Arrivés sur place, je remarquais que les locaux étaient fonctionnels mais mériteraient des travaux. Il y avait quelques personnes, sans doute ses collègues, et un jeune homme qui annonça a Hedwige qu'il avait trouvé un patron. Cette journée avait tout l'air d'être formidable pour elle ! Après être entrés dans son bureau, Hedwige me présenta le dossier du jeune Oscar. Un parcours bien malheureux pour ce pauvre homme. J'ai appris ma mutation après le décès de mes parents, je ne sais donc pas comment ils auraient réagis, mais mes parents étaient aimants et je suis persuadé qu'ils n'en auraient eu que faire. Ma mutation fut un véritable don pour moi, une bénédiction. Mais ce n'est pas le cas de tous, comme ce pauvre Oscar qui semblait avoir une mutation pouvant se révéler dangereuse pour son entourage. Quant à son homosexualité, je pense que nul ne peut juger quelqu'un sur ses sentiments. Quand je vois des gens capable de détester quelqu'un, tout ça parce que lui, aime quelqu'un d'autre... Je me demande si ces personnes ont évolué depuis l'âge de pierre... Je trouve quand même formidable que ce jeune n'ai pas été seul au moment de sa descente aux enfers, We Are One lui a lancé une corde et il a du s'accrocher pour remonter mais aujourd'hui c'est chose faite.

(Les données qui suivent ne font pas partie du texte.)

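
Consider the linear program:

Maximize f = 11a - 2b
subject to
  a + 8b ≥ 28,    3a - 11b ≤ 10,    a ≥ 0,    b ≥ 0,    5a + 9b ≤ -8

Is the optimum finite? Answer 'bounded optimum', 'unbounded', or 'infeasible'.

infeasible

The boundaries a + 8b = 28 and 3a - 11b = 10 meet at (388/35, 74/35), but that point violates 5a + 9b ≤ -8. Every candidate vertex is excluded by some other constraint, so the feasible region is empty.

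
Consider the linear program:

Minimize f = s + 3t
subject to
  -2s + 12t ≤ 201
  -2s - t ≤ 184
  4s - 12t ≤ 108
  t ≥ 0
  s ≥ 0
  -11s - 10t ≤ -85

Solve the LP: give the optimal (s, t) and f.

s = 85/11, t = 0, minimum f = 85/11

The optimum lies where t = 0 and -11s - 10t = -85.
Solving simultaneously gives s = 85/11, t = 0.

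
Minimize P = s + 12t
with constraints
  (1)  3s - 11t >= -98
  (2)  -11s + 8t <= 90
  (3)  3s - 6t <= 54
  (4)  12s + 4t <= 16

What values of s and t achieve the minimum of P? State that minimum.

s = -162/7, t = -144/7, minimum P = -270

Extreme points and P = s + 12t:
  (-206/97, 808/97) → P = 9490/97
  (-3/2, 17/2) → P = 201/2
  (-162/7, -144/7) → P = -270
  (26/7, -50/7) → P = -82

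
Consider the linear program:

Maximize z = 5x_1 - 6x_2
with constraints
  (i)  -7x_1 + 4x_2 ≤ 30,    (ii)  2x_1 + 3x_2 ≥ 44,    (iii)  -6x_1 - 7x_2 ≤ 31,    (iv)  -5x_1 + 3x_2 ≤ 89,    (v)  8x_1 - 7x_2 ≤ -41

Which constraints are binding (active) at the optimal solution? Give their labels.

Vertices and z = 5x_1 - 6x_2:
  (86/29, 368/29) → z = -1778/29
  (266, 473) → z = -1508
  (185/38, 217/19) → z = -1679/38
The feasible region is unbounded (it extends along (7, 8), (3, 5)), but z strictly decreases along every unbounded feasible direction, so there is no improving ray and the maximum is attained at a vertex.

The maximum is at (185/38, 217/19). Substituting into each constraint, equality holds for (ii) and (v); the remaining constraints have slack.

(ii) and (v)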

Cette association me touche énormément.

 
Hedwige parlait beaucoup quand il s'agissait de son association, mais je trouvait ça tout à fait charmant. Elle était passionnée et cela se voyait, s'entendait. Comment ne pas céder face à une telle motivation de faire le bien ? "Tout ce que vous me dites là est formidable. Je serais vraiment très heureux de porter ma pierre à l'édifice si vous le voulez bien. Un encart publicitaire c'est une chose, mais je voudrai réellement devenir votre parrain. Vous êtes une jeune association qui mérite de grandir, et malgré les difficultés financières vous arrivez à mettre à disposition des locaux, et des logements pour les personnes dans le besoin. Cela me donne une bouffée d'espoir pour l'humanité !" Je marquais une légère pause, considérant une idée qui venait de germer dans mon cerveau. "J'ai remarqué en arrivant que la boutique mitoyenne à vos locaux était à vendre, peut-être pourrais-je en faire l'acquisition pour vous permettre de vous agrandir en cassant ce mur ? Et par la même occasion permettre de faire les travaux nécessaires dans les locaux déjà en place ?" Avec la boutique qu'il y avait à côté, il y aurait sans doute la place de faire deux ou trois bureaux, ou bien de faire une salle des archives ou de classement de dossier. En plus de cela, les boutiques sont toujours munies d'un espace vital avec toilettes et lavabo, soit une arrivée d'eau supplémentaire ce qui peut être très pratique. "L'entreprise à laquelle j'ai fait appelle pour les travaux dans mon bar est très efficace et surtout rapide quand c'est moi qui signe au bas de page. Il ne leur faudrait sans doute pas plus d'une semaine pour tout terminer." C'est toujours compliqué de fermer pendant une semaine, mais il est toujours possible de laisser l'association ouverte même avec les travaux sur une moitié du bâtiment. De ce que j'ai vu, ils ont déjà des bureaux bien fonctionnels qui permettrait de continuer à recevoir même s'il devait y avoir du chantier dans la pièce d'à côté. Je suis persuadé que cela peut se faire. J'étais d’ors et déjà prêt à dégainer mon téléphone et à chercher dans mes contacts l'entreprise en question. De plus comme se serait des travaux en intérieur, ils ne subiront pas les caprices du climat et ne seront pas obligés de s'arrêter s'il se met à pleuvoir dehors. J'ai presque hâte de voir ce que ça pourrait donner, alors que je viens juste d’émettre l'hypothèse et que j'attends la réponse d'Hedwige.